A damp flannel wrapped itself around the legs of England’s six-wicket win in the second one-day international against the Netherlands, when the captain, Eoin Morgan, was out for a duck for the second successive game.
While England’s ODI calendar has been empty for 11 months, in international Twenty20 cricket Morgan has not passed fifty in 24 games – and he was unable to scamper even a run at Amstelveen in a seven-ball innings that was put out of its misery when his eyes lit up at a flighted delivery from Tom Cooper, but he managed only a top edge which dropped nicely to backward point.
The boisterous crowd were temporarily silenced as Morgan trudged off – the goodwill that travels with him after he transformed England from limited-overs losers to purveyors of the best white-ball cricket in the world means there is little appetite to replace him, either from fans, teammates or the selectors. But on the day that the Netherlands captain, Pieter Seelaar, announced his retirement with a persistent back injury, small offerings are being made for Morgan’s form and fitness.
Jason Roy, who was presented with his 100th cap before the match by Moeen Ali, with his wife and daughter alongside him, backed his captain all the way. “We won the game, he put it to bed straight away – as soon as the result is there he’s happy,” Roy said. “He’s a knock away from people being all over him again – that’s just the fickle nature of sport. He’s just an incredible worker, he’s an incredible guy so I’d back him, for sure.

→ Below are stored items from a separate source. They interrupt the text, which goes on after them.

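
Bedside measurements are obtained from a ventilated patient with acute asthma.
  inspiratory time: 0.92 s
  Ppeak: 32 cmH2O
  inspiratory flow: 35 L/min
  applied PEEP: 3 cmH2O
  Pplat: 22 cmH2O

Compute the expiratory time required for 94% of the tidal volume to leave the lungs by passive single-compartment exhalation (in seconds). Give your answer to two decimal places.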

“To be involved with a team like this for a hundred games is ridiculous, it is an incredible feeling, it kind of crept up. The first time I batted was against New Zealand, which we’ll forget about. At least the hundredth game was better than my first innings.
“You’re not judged by your cricket in this group, you’re judged as a person, and the energy you bring, how hard you work. You want to do well for the team but if you’re doing badly it doesn’t mean you’re a bad bloke.”
Roy had got England’s run chase off to a rollicking start, dispatching every other ball off the first over, from Logan van Beek, to the boundary: the first rippled past point, the third purred through the covers, the fifth zipped through the covers again. Vivian Kingma got similar treatment in the second over, with two more balls agitating the rope, one straight, the other to backward square leg.
Roy and Phil Salt, who again played with spirit for his 77, put on 139 before Roy came to a tame end for 73. Salt was then bowled by Aryan Dutt which precipitated three wickets in 19 balls as Morgan was caught and Liam Livingstone was foxed pushing forward with his stumps rearranged by Tim Pringle – his first international wicket. A further wobble was avoided when Dawid Malan was given out lbw but reprieved on review.
From there Moeen and Malan pressed on, not in the destructive manner of Jos Buttler and Livingstone on Friday but positively enough for Moeen to lose a ball at the far end of the ground and win the game with 29 balls to spare.
The morning had felt a bit like the clean-up after the Friday night party, the weather damp and chilly enough to permit socks and sandals, the largely good-natured crowd taking the delayed start in their stride. The wet patch by the side of the pitch eventually dried enough for the umpires to give it the OK and the match, reduced to 41 overs a side, spluttered into action at 1.45pm.
England quickly reduced the Netherlands to 36 for three, after Vikramjit Singh hooked half-heartedly at David Willey and was caught by Brydon Carse; Max O’Dowd, hair flowing out of the back of his helmet, juddering down the wicket like a latter‑day Viking, slog-swept at Adil Rashid and was well snaffled by Malan at square leg; then the impressive Carse had Cooper lbw with his second ball.
An air of disappointment briefly settled over the crowd, but that soon dispersed thanks to a DJ who dealt out a series of perfectly pitched bangers that had Roy jiggling along and a fantastic innings of 78 off 73 balls by the new captain, Scott Edwards, in partnerships of 61 with Bas de Leede and 73 with Teja Nidamanuru.
Edwards – a slightly built 25‑year‑old – was born in Tonga but grew up in Australia, qualifying for the Netherlands via a Dutch grandmother. He landed in Europe as an 18‑year‑old, to play club cricket for Excelsior, in Schiedam, in 2015. Though he did not make an instant impact, three years later he was in the Netherlands team and he has been their highest scorer in the World Cup Super League. His deftness of touch, power and originality might well have caught the eye of a watching county side, already thinking about next season.
De Leede led the way, first smashing a window in the press box before bringing up the fifty partnership with a dancing four down the ground off Moeen shortly before being caught at mid-on trying to go long but managing only to go high.
Edwards then took over, pancaking Livingstone over square leg, reaching his fifty with a six back over Carse’s head, before reverse‑ramping Willey for six.